Peu après l’entrée en vigueur de ce traité (le 1er décembre 2009), le rôle législatif renforcé du Parlement a permis à l’institution de jouer un rôle majeur lors de l’élaboration de la PCP réformée. Au cours des dix dernières années, le Parlement a supervisé la mise en œuvre de la réforme et a contribué à définir la réglementation régissant les activités des secteurs de la pêche et de l’aquaculture de l’Union.
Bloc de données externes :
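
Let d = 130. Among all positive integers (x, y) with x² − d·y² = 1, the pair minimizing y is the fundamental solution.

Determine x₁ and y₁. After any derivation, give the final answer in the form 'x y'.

√130 = [11; 2,2,22, …], period ℓ=3 (odd) → k=5
step 0: (11, 1)  from 11·(1,0) + (0,1)
…
step 2: (57, 5)  from 2·(23,2) + (11,1)
…
step 4: (2611, 229)  from 2·(1277,112) + (57,5)
step 5: (6499, 570)  from 2·(2611,229) + (1277,112)
→ (6499, 570).  Check: 6499²=42237001, 130·570²=42237000, difference 1.

6499 570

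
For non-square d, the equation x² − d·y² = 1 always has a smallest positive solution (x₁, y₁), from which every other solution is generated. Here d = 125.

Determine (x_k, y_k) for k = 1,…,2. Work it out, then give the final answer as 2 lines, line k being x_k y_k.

√125 = [11; 5,1,1,5,22, …], period ℓ=5 (odd) → k=9
i=0: a=11 ⇒ p=11, q=1
…
i=2: a=1 ⇒ p=67, q=6
i=3: a=1 ⇒ p=123, q=11
i=4: a=5 ⇒ p=682, q=61
i=5: a=22 ⇒ p=15127, q=1353
i=6: a=5 ⇒ p=76317, q=6826
i=7: a=1 ⇒ p=91444, q=8179
i=8: a=1 ⇒ p=167761, q=15005
i=9: a=5 ⇒ p=930249, q=83204
fundamental: x₁=930249, y₁=83204  (since 865363202001 − 125·6922905616 = 1)
k=2:  x_2 = 930249·930249+125·83204·83204 = 1730726404001,  y_2 = 930249·83204+83204·930249 = 154800875592

930249 83204
1730726404001 154800875592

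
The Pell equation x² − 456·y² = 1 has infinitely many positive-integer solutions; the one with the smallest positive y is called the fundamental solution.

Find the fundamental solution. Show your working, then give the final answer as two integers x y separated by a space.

1025 48

[21; 2,1,4,1,2,42] for √456; ℓ=6 ⇒ convergent index 5
step 0: (21, 1)  from 21·(1,0) + (0,1)
step 1: (43, 2)  from 2·(21,1) + (1,0)
…
step 4: (363, 17)  from 1·(299,14) + (64,3)
step 5: (1025, 48)  from 2·(363,17) + (299,14)
fundamental: x₁=1025, y₁=48  (since 1050625 − 456·2304 = 1)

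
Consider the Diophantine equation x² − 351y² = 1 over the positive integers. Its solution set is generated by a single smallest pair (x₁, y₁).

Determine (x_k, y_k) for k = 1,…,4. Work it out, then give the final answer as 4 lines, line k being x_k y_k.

d=351: √d = [18; 1,2,1,3,2,2,2,3,1,2,1,36] (ℓ=12, even), read p_11/q_11
a_0=18:  p_0=18·1+0=18,  q_0=18·0+1=1
…
a_2=2:  p_2=2·19+18=56,  q_2=2·1+1=3
a_3=1:  p_3=1·56+19=75,  q_3=1·3+1=4
a_4=3:  p_4=3·75+56=281,  q_4=3·4+3=15
a_5=2:  p_5=2·281+75=637,  q_5=2·15+4=34
a_6=2:  p_6=2·637+281=1555,  q_6=2·34+15=83
a_7=2:  p_7=2·1555+637=3747,  q_7=2·83+34=200
a_8=3:  p_8=3·3747+1555=12796,  q_8=3·200+83=683
a_9=1:  p_9=1·12796+3747=16543,  q_9=1·683+200=883
a_10=2:  p_10=2·16543+12796=45882,  q_10=2·883+683=2449
a_11=1:  p_11=1·45882+16543=62425,  q_11=1·2449+883=3332
(x₁, y₁) = (62425, 3332);  62425² − 351·3332² = 1 ✓
(x_2, y_2) = (62425·62425 + 351·3332·3332, 62425·3332 + 3332·62425) = (7793761249, 416000200)
(x_3, y_3) = (62425·7793761249 + 351·3332·416000200, 62425·416000200 + 3332·7793761249) = (973051091875225, 51937624966668)
(x_4, y_4) = (62425·973051091875225 + 351·3332·51937624966668, 62425·51937624966668 + 3332·973051091875225) = (121485428812828080001, 6484412476672499600)

62425 3332
7793761249 416000200
973051091875225 51937624966668
121485428812828080001 6484412476672499600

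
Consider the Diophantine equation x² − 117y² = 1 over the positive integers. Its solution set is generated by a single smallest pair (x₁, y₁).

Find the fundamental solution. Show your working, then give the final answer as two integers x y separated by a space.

d=117: √d = [10; 1,4,2,4,1,20] (ℓ=6, even), read p_5/q_5
step 0: (10, 1)  from 10·(1,0) + (0,1)
step 1: (11, 1)  from 1·(10,1) + (1,0)
step 2: (54, 5)  from 4·(11,1) + (10,1)
step 3: (119, 11)  from 2·(54,5) + (11,1)
step 4: (530, 49)  from 4·(119,11) + (54,5)
step 5: (649, 60)  from 1·(530,49) + (119,11)
fundamental: x₁=649, y₁=60  (since 421201 − 117·3600 = 1)

649 60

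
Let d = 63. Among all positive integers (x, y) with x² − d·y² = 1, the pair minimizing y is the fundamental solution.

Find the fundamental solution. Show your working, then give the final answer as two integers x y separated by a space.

8 1

√63 → a₀=7, period (1,14); ℓ=2 even so k=1
step 0: (7, 1)  from 7·(1,0) + (0,1)
step 1: (8, 1)  from 1·(7,1) + (1,0)
(x₁, y₁) = (8, 1);  8² − 63·1² = 1 ✓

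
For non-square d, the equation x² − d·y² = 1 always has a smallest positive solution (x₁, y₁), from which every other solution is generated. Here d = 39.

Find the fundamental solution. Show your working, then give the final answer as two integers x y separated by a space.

25 4

[6; 4,12] for √39; ℓ=2 ⇒ convergent index 1
i=0: a=6 ⇒ p=6, q=1
i=1: a=4 ⇒ p=25, q=4
fundamental: x₁=25, y₁=4  (since 625 − 39·16 = 1)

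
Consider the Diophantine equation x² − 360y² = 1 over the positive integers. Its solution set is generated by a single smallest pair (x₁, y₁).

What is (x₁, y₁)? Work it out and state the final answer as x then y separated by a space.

19 1

√360 = [18; 1,36, …], period ℓ=2 (even) → k=1
step 0: (18, 1)  from 18·(1,0) + (0,1)
step 1: (19, 1)  from 1·(18,1) + (1,0)
(x₁, y₁) = (19, 1);  19² − 360·1² = 1 ✓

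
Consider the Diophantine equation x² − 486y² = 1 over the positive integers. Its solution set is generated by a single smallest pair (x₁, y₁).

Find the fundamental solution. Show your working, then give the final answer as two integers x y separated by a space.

√486 → a₀=22, period (22,44); ℓ=2 even so k=1
i=0: a=22 ⇒ p=22, q=1
i=1: a=22 ⇒ p=485, q=22
(x₁, y₁) = (485, 22);  485² − 486·22² = 1 ✓

485 22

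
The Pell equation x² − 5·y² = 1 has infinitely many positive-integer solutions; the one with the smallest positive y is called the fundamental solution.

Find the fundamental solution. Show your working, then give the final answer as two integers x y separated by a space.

9 4

√5 = [2; 4, …], period ℓ=1 (odd) → k=1
a_0=2:  p_0=2·1+0=2,  q_0=2·0+1=1
a_1=4:  p_1=4·2+1=9,  q_1=4·1+0=4
→ (9, 4).  Check: 9²=81, 5·4²=80, difference 1.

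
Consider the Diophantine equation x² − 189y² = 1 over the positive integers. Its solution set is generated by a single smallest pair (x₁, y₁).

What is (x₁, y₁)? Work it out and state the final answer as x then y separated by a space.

55 4

√189 = [13; 1,2,1,26, …], period ℓ=4 (even) → k=3
step 0: (13, 1)  from 13·(1,0) + (0,1)
…
step 2: (41, 3)  from 2·(14,1) + (13,1)
step 3: (55, 4)  from 1·(41,3) + (14,1)
→ (55, 4).  Check: 55²=3025, 189·4²=3024, difference 1.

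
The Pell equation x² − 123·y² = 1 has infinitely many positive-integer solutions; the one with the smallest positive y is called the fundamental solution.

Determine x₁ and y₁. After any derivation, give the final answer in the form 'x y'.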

Le Parlement prend régulièrement position sur un large éventail d’aspects de la PCP actuelle. Il l’a notamment fait dans une série de résolutions récentes:
- sa résolution du 18 janvier 2024 sur l’état des lieux de la mise en œuvre de la politique commune de la pêche et les perspectives d’avenir vise à établir les orientations politiques de toute révision future de la PCP. Elle est principalement axée sur la conservation des ressources halieutiques et sur la gestion des pêcheries. Elle s’appuie sur certains rapports adoptés ces dernières années, qui portent par exemple sur le rendement maximal durable, sur les obligations de débarquement ou sur l’attribution de quotas;
- dans sa résolution du 18 janvier 2024 sur la mise en œuvre du règlement portant organisation commune des marchés dans le secteur des produits de la pêche et de l’aquaculture, le Parlement soutient l’application de normes de commercialisation uniformes aux produits de la pêche mis sur le marché de l’Union, quelle que soit leur provenance, et encourage l’étiquetage précis des produits à base de poisson;
- dans sa résolution du 18 janvier 2024 sur le plan d’action de l’UE: protéger et restaurer les écosystèmes marins pour une pêche durable et résiliente, le Parlement estime que le plan d’action de la Commission devrait être plus cohérent avec des priorités plus larges telles que la sécurité alimentaire ou l’autonomie stratégique. Il y affirme également que ce plan présente une approche simpliste en ce qui concerne les zones marines protégées et l’interdiction de la pêche de fond.
Les études suivantes figurent au rang des recherches récemment menées pour la commission de la pêche au sujet des évolutions que connaît la PCP:
- l’étude «Policy options for strengthening the competitiveness of the EU fisheries and aquaculture sector» (Options stratégiques pour renforcer la compétitivité du secteur européen de la pêche et de l’aquaculture) traite des conséquences de la réglementation actuelle de la PCP sur la compétitivité du secteur;
- l’étude «Training and social security schemes for fishers — State of play and perspectives in the EU» (La formation et les régimes de sécurité sociale des pêcheurs — État des lieux et perspectives dans l’Union) donne de nouvelles perspectives sur la dimension sociale de la PCP;
- l’étude «Decarbonisation and circular economy aspects for fisheries» (Aspects liés à la décarbonation et à l’économie circulaire dans le secteur de la pêche) traite des solutions susceptibles d’améliorer le fonctionnement des navires de pêche de l’Union.